# Chagrin was nice to me today!



## musclebeach22 (Feb 15, 2012)

Well, while walking around the river, I talked to about 15 people and no one had been having any luck. My buddy and I found a new secluded honey hole. In an hour and a half, he went 3/5 and I went 1/2 but the one I caught was a pig! it was a personal best and I'm having it mounted.
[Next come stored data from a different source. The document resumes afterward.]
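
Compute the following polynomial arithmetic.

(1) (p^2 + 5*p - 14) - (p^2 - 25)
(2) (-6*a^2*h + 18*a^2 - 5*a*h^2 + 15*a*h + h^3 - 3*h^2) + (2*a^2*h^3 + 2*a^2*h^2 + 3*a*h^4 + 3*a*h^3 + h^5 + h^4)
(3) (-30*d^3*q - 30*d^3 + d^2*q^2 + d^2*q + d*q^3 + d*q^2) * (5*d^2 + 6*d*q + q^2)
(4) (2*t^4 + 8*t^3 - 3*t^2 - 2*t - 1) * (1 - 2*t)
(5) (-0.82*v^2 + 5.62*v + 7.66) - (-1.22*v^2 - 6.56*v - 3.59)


(1) = 5*p + 11
(2) = 2*a^2*h^3 + 2*a^2*h^2 - 6*a^2*h + 18*a^2 + 3*a*h^4 + 3*a*h^3 - 5*a*h^2 + 15*a*h + h^5 + h^4 + h^3 - 3*h^2
(3) = -150*d^5*q - 150*d^5 - 175*d^4*q^2 - 175*d^4*q - 19*d^3*q^3 - 19*d^3*q^2 + 7*d^2*q^4 + 7*d^2*q^3 + d*q^5 + d*q^4
(4) = -4*t^5 - 14*t^4 + 14*t^3 + t^2 - 1
(5) = 0.4*v^2 + 12.18*v + 11.25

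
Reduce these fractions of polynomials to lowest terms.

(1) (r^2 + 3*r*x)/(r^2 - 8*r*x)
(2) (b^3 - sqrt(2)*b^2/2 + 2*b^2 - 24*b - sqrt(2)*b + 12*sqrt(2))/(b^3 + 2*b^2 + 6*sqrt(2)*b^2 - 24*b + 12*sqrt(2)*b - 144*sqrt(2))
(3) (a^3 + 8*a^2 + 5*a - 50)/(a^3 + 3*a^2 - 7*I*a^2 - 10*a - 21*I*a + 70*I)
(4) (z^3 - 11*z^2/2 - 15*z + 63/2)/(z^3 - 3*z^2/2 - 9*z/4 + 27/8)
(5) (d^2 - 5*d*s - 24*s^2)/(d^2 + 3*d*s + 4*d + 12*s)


(1) = (-r - 3*x)/(-r + 8*x)
(2) = (2*b - sqrt(2))/(2*b + 12*sqrt(2))
(3) = (a + 5)/(a - 7*I)
(4) = (4*z^2 - 16*z - 84)/(4*z^2 - 9)
(5) = (d - 8*s)/(d + 4)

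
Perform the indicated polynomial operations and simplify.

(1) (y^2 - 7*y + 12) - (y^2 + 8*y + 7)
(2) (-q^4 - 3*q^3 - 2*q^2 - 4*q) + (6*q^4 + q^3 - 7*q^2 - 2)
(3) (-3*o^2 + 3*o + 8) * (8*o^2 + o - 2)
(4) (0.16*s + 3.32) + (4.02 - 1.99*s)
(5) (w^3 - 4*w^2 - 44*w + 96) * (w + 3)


(1) = 5 - 15*y
(2) = 5*q^4 - 2*q^3 - 9*q^2 - 4*q - 2
(3) = -24*o^4 + 21*o^3 + 73*o^2 + 2*o - 16
(4) = 7.34 - 1.83*s
(5) = w^4 - w^3 - 56*w^2 - 36*w + 288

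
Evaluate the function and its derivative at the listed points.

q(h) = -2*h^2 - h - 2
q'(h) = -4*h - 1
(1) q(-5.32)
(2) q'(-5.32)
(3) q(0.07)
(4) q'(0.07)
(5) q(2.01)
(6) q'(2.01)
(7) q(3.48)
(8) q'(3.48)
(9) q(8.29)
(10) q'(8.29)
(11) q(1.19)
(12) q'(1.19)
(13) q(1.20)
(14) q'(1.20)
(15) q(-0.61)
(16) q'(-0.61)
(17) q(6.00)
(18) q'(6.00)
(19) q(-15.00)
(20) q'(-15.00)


(1) = -53.28
(2) = 20.28
(3) = -2.08
(4) = -1.28
(5) = -12.09
(6) = -9.04
(7) = -29.70
(8) = -14.92
(9) = -147.74
(10) = -34.16
(11) = -6.02
(12) = -5.76
(13) = -6.08
(14) = -5.80
(15) = -2.13
(16) = 1.44
(17) = -80.00
(18) = -25.00
(19) = -437.00
(20) = 59.00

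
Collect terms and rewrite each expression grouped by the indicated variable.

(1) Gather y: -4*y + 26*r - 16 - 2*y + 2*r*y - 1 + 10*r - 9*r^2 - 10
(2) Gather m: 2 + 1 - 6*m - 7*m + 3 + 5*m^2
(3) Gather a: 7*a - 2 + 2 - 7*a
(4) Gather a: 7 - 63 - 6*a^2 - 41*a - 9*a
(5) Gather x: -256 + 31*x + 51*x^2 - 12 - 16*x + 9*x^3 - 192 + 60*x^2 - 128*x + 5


(1) = -9*r^2 + 36*r + y*(2*r - 6) - 27
(2) = 5*m^2 - 13*m + 6
(3) = 0
(4) = -6*a^2 - 50*a - 56
(5) = 9*x^3 + 111*x^2 - 113*x - 455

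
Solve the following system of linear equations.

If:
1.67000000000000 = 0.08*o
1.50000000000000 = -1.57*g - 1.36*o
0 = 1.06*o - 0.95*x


Then:
g = -19.04
o = 20.88
x = 23.29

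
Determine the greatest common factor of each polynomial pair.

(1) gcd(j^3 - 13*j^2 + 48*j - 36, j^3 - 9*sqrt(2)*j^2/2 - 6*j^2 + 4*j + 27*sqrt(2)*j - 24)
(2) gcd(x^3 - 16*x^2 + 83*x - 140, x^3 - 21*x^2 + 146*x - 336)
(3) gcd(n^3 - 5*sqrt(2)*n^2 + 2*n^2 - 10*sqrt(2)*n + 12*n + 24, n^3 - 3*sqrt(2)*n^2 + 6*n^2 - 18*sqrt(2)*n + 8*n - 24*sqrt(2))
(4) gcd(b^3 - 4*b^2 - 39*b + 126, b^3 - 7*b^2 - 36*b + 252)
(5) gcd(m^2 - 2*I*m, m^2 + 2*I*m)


(1) = gcd((j - 6)^2*(j - 1), (j - 6)*(j - 4*sqrt(2))*(j - sqrt(2)/2)) = j - 6
(2) = x - 7
(3) = gcd((n + 2)*(n - 3*sqrt(2))*(n - 2*sqrt(2)), (n + 2)*(n + 4)*(n - 3*sqrt(2))) = n^2 + n*(2 - 3*sqrt(2)) - 6*sqrt(2)
(4) = gcd((b - 7)*(b - 3)*(b + 6), (b - 7)*(b - 6)*(b + 6)) = b^2 - b - 42
(5) = m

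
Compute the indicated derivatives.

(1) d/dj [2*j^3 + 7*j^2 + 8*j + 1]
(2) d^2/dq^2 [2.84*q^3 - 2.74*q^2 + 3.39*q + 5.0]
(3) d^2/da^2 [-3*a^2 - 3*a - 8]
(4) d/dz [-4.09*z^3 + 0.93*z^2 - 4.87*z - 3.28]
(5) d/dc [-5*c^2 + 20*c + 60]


(1) = 6*j^2 + 14*j + 8
(2) = 17.04*q - 5.48
(3) = -6
(4) = -12.27*z^2 + 1.86*z - 4.87
(5) = 20 - 10*c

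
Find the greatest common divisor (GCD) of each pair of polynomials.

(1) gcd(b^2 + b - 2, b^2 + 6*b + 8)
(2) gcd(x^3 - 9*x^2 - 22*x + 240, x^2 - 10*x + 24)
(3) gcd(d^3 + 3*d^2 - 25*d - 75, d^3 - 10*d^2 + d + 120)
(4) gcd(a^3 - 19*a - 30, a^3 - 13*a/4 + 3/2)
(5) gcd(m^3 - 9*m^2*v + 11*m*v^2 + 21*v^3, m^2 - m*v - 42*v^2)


(1) = b + 2
(2) = x - 6
(3) = d^2 - 2*d - 15
(4) = a + 2
(5) = gcd((m - 7*v)*(m - 3*v)*(m + v), (m - 7*v)*(m + 6*v)) = -m + 7*v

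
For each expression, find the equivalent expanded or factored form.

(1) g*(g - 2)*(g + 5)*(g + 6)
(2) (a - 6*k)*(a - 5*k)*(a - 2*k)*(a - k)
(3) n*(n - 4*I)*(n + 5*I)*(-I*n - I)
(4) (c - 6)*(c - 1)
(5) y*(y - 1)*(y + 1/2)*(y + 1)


(1) = g^4 + 9*g^3 + 8*g^2 - 60*g
(2) = a^4 - 14*a^3*k + 65*a^2*k^2 - 112*a*k^3 + 60*k^4
(3) = -I*n^4 + n^3 - I*n^3 + n^2 - 20*I*n^2 - 20*I*n
(4) = c^2 - 7*c + 6
(5) = y^4 + y^3/2 - y^2 - y/2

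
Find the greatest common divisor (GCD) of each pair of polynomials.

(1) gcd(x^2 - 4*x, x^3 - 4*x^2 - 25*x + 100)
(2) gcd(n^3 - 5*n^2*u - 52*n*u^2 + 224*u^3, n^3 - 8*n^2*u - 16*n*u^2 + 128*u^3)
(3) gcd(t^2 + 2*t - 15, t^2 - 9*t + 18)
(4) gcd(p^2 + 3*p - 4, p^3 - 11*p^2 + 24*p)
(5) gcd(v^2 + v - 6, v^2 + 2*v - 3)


(1) = gcd(x*(x - 4), (x - 5)*(x - 4)*(x + 5)) = x - 4
(2) = n^2 - 12*n*u + 32*u^2
(3) = t - 3
(4) = 1
(5) = v + 3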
posted using Outdoor Hub Campfire


----------



## musclebeach22 (Feb 15, 2012)

Forgot to give the stats. Weighed in at 12.6lbs and measured 31 1/4 inches

posted using Outdoor Hub Campfire


----------



## kernal83 (Mar 25, 2005)

Beautiful fish


Posted using Outdoor Hub Campfire


----------



## Steelhead Fever (Dec 31, 2009)

great fish!


----------



## Fishman (Apr 5, 2004)

Chag was on fire today. Tight lines!


----------



## ldrjay (Apr 2, 2009)

Grand was too we got 5 yesterday ten today

posted using Outdoor Hub Campfire


----------



## Amerson (Jan 8, 2013)

Great catch. 


Posted using Outdoor Hub Campfire


----------



## ignantmike (Apr 30, 2005)

nice fish....I fished the chagrin on sat. afternoon....got a couple of bumps but, no takes.....


----------



## dipthekid (Sep 17, 2012)

Congrats again man! That is one hell of a nice catch! Sorry we didn't hook up on Sunday. Got 2 suckers and a 28" hen on the holy water


----------



## phishyone1 (Jun 27, 2008)

Congrats on your personal best steelie........................


----------



## fishing pole (May 2, 2004)

Doan brook 4/6


----------



## musclebeach22 (Feb 15, 2012)

Where is that?

posted using Outdoor Hub Campfire


----------



## fishing pole (May 2, 2004)

Runs into lake by gordon park. Fish off mlk


----------



## 9Left (Jun 23, 2012)

nice fish man!! please post a pic of the moun t when you get it!! congrats!


----------